指向2D数组的指针

Question

I'm given the following snippet of code:

int group1[3][3] = {3,4,5,1,9,8};
int group2[3][3] = {{1},{2,3},{4,5}};
int *gPtr1 = group1;
int *gPtr2 = group2;

The question asks me for the value of: (I'm supposed to answer this on paper, of course, no computer)

*(gPtr1 + 3)
*(gPtr2 + 3)

Normally, I know for 1-dimensional array it adds an "address" instead of value. So for example:

int  balance[10]={1,2,6,4};
int *p=balance;  //p points to balance [0]

p+=3;           //points to balance [3]

However, I cant seem to make a pointer to a 2D array to test this out as in the question, I always get an "Initialization from incompatible pointer type" error.

Answer 1

The correct records will look like

int ( *gPtr1 )[3] = group1;
int ( *gPtr2 )[3] = group2;

And these expressions

*(gPtr1 + 3)
*(gPtr2 + 3)

are trying to access the memory after the last elements of the arrays because the arrays have only three rows. That is the type of expression *(gPtr1 + 3) is int[3] and there are only three such elements in the oridinal arrays.

or you could write

int *gPtr1 = ( int * )group1;
int *gPtr2 = ( int * )group2;

In this case using the pointers the arrays are interpretated as one-dimensional arrays with 9 elements and expressions

*(gPtr1 + 3)
*(gPtr2 + 3)

will return correspondingly

1
2

Answer 2

To access the address of group1 pass it to the pointer in this way:

int *gPtr1 = &group1[0][0];

Using that it's easy to find the soultions: 1 and 2.

Answer 3

Maybe this will help you get started:

#include <stdio.h>

int group1[3][3] = {3,4,5,1,9,8};
int group2[3][3] = {{1},{2,3},{4,5}};

int main( void )
{
    int *p;
    int i;
    for (p = group1[0], i = 0; i < 9; ++i, ++p )
        printf( "%d - ", *p);
    printf( "\n" );
    for (p = group2[0], i = 0; i < 9; ++i, ++p )
        printf( "%d - ", *p);
    printf( "\n" );
    return 0;
}

If you understand how memory in that 2D array is stored, it should be clear why this will work. Since I assume that understanding is what you're looking for, I'll leave you to figure that part out on your own. :-)

Answer 4

Two-dimensional matrices are represented in row-major order in memory. This is because memory is one-dimensional, and so it stores two-dimensional arrays as a concatenated list of rows.

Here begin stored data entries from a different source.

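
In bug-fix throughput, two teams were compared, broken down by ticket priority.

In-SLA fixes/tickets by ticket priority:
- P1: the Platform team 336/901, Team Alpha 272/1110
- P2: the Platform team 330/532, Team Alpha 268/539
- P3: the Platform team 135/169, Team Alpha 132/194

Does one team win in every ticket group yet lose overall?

P1: the Platform team 336/901 = 37.3%, Team Alpha 272/1110 = 24.5% → the Platform team
P2: the Platform team 330/532 = 62.0%, Team Alpha 268/539 = 49.7% → the Platform team
P3: the Platform team 135/169 = 79.9%, Team Alpha 132/194 = 68.0% → the Platform team
Overall: the Platform team 801/1602 = 50.0%, Team Alpha 672/1843 = 36.5% → the Platform team
The Platform team wins overall and in every ticket group — no reversal.

No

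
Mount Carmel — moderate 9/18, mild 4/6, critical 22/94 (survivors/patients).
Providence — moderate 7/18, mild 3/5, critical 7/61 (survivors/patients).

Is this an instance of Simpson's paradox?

No

Moderate: Mount Carmel 9/18 = 50.0%, Providence 7/18 = 38.9% → Mount Carmel
Mild: Mount Carmel 4/6 = 66.7%, Providence 3/5 = 60.0% → Mount Carmel
Critical: Mount Carmel 22/94 = 23.4%, Providence 7/61 = 11.5% → Mount Carmel
Overall: Mount Carmel 35/118 = 29.7%, Providence 17/84 = 20.2% → Mount Carmel
Mount Carmel wins overall and in every case group — no reversal.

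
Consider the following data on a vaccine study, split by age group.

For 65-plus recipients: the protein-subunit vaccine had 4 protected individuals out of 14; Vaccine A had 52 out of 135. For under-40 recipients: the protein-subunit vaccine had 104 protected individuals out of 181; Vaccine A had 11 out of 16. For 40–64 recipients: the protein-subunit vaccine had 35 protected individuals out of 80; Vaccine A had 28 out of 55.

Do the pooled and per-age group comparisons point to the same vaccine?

65-plus: the protein-subunit vaccine 4/14 = 28.6%, Vaccine A 52/135 = 38.5% → Vaccine A
Under-40: the protein-subunit vaccine 104/181 = 57.5%, Vaccine A 11/16 = 68.8% → Vaccine A
40–64: the protein-subunit vaccine 35/80 = 43.8%, Vaccine A 28/55 = 50.9% → Vaccine A
Overall: the protein-subunit vaccine 143/275 = 52.0%, Vaccine A 91/206 = 44.2% → the protein-subunit vaccine
Vaccine A wins each age group but the protein-subunit vaccine wins overall — the comparison reverses. Vaccine A's recipients skew toward 65-plus, which has a lower base rate.

No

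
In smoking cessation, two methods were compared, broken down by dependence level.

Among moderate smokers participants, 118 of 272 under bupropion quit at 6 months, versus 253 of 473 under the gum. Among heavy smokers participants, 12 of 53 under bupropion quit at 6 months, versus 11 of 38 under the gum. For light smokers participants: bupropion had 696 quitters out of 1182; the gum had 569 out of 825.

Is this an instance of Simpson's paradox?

Moderate smokers: bupropion 118/272 = 43.4%, the gum 253/473 = 53.5% → the gum
Heavy smokers: bupropion 12/53 = 22.6%, the gum 11/38 = 28.9% → the gum
Light smokers: bupropion 696/1182 = 58.9%, the gum 569/825 = 69.0% → the gum
Overall: bupropion 826/1507 = 54.8%, the gum 833/1336 = 62.4% → the gum
The gum wins overall and in every dependence group — no reversal.

No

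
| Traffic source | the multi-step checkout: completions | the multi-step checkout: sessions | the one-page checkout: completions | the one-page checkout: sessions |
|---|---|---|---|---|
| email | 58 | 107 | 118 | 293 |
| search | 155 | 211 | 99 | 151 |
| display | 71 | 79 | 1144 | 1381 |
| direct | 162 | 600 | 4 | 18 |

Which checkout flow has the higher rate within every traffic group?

the multi-step checkout

Email: the multi-step checkout 58/107 = 54.2%, the one-page checkout 118/293 = 40.3% → the multi-step checkout
Search: the multi-step checkout 155/211 = 73.5%, the one-page checkout 99/151 = 65.6% → the multi-step checkout
Display: the multi-step checkout 71/79 = 89.9%, the one-page checkout 1144/1381 = 82.8% → the multi-step checkout
Direct: the multi-step checkout 162/600 = 27.0%, the one-page checkout 4/18 = 22.2% → the multi-step checkout
The multi-step checkout has the higher rate in all 4 groups.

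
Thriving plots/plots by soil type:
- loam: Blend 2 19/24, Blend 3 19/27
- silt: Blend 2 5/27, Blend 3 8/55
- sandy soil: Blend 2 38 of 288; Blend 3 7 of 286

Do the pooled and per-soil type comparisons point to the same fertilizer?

Loam: Blend 2 19/24 = 79.2%, Blend 3 19/27 = 70.4% → Blend 2
Silt: Blend 2 5/27 = 18.5%, Blend 3 8/55 = 14.5% → Blend 2
Sandy soil: Blend 2 38/288 = 13.2%, Blend 3 7/286 = 2.4% → Blend 2
Overall: Blend 2 62/339 = 18.3%, Blend 3 34/368 = 9.2% → Blend 2
Blend 2 wins overall and in every soil group — no reversal.

Yes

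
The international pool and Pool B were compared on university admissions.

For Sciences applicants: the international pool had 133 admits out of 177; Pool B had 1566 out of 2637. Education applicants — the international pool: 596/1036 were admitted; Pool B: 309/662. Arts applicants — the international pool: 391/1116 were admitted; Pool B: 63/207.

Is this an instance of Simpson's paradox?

Sciences: the international pool 133/177 = 75.1%, Pool B 1566/2637 = 59.4% → the international pool
Education: the international pool 596/1036 = 57.5%, Pool B 309/662 = 46.7% → the international pool
Arts: the international pool 391/1116 = 35.0%, Pool B 63/207 = 30.4% → the international pool
Overall: the international pool 1120/2329 = 48.1%, Pool B 1938/3506 = 55.3% → Pool B
The international pool wins each department group but Pool B wins overall — the comparison reverses. The international pool's applicants skew toward Arts, which has a lower base rate.

Yes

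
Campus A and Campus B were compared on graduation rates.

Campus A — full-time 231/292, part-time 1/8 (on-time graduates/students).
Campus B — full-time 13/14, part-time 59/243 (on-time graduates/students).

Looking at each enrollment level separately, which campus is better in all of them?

Campus B

Full-time: Campus A 231/292 = 79.1%, Campus B 13/14 = 92.9% → Campus B
Part-time: Campus A 1/8 = 12.5%, Campus B 59/243 = 24.3% → Campus B
Campus B has the higher rate in both groups.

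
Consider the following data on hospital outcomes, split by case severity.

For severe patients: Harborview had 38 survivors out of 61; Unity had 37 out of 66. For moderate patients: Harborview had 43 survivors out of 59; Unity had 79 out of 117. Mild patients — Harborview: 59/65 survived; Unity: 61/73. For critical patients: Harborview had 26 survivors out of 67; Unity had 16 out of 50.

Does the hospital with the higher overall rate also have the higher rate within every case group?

Severe: Harborview 38/61 = 62.3%, Unity 37/66 = 56.1% → Harborview
Moderate: Harborview 43/59 = 72.9%, Unity 79/117 = 67.5% → Harborview
Mild: Harborview 59/65 = 90.8%, Unity 61/73 = 83.6% → Harborview
Critical: Harborview 26/67 = 38.8%, Unity 16/50 = 32.0% → Harborview
Overall: Harborview 166/252 = 65.9%, Unity 193/306 = 63.1% → Harborview
Harborview wins overall and in every case group — no reversal.

Yes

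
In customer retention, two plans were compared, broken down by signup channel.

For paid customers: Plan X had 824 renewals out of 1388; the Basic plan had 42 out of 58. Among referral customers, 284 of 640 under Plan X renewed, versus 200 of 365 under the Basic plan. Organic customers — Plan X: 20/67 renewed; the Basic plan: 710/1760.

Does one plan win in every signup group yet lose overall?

Paid: Plan X 824/1388 = 59.4%, the Basic plan 42/58 = 72.4% → the Basic plan
Referral: Plan X 284/640 = 44.4%, the Basic plan 200/365 = 54.8% → the Basic plan
Organic: Plan X 20/67 = 29.9%, the Basic plan 710/1760 = 40.3% → the Basic plan
Overall: Plan X 1128/2095 = 53.8%, the Basic plan 952/2183 = 43.6% → Plan X
The Basic plan wins each signup group but Plan X wins overall — the comparison reverses. The Basic plan's customers skew toward organic, which has a lower base rate.

Yes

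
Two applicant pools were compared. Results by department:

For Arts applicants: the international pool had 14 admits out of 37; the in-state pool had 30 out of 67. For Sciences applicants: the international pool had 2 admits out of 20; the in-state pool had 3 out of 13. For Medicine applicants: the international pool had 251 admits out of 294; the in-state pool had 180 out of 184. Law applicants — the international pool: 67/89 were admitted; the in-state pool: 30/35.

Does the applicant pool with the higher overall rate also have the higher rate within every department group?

Yes

Arts: the international pool 14/37 = 37.8%, the in-state pool 30/67 = 44.8% → the in-state pool
Sciences: the international pool 2/20 = 10.0%, the in-state pool 3/13 = 23.1% → the in-state pool
Medicine: the international pool 251/294 = 85.4%, the in-state pool 180/184 = 97.8% → the in-state pool
Law: the international pool 67/89 = 75.3%, the in-state pool 30/35 = 85.7% → the in-state pool
Overall: the international pool 334/440 = 75.9%, the in-state pool 243/299 = 81.3% → the in-state pool
The in-state pool wins overall and in every department group — no reversal.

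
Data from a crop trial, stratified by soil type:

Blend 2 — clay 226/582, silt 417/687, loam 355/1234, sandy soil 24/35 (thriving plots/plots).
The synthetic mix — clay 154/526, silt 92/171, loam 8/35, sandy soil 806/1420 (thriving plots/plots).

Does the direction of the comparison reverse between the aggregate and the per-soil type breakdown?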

When you create group1, you get an array of integers that is 9 long, and it looks like:

3 4 5 1 9 8 _ _ _

So, when you do *(gPtr1 + 3) , it adds 3 to the original location of gPtr1 , which is the address of 3 . Adding 3 gets you to the location of 1 , which you dereference.

So, when you create group2, you get an array of integers that is 9 long, and it looks like:

1 _ _ 2 3 _ 4 5 _

So, when you do *(gPtr2 + 3) , it adds 3 to the original location of gPtr2 , which is the address of 1 . Adding 3 gets you to the location of 2 , which you dereference.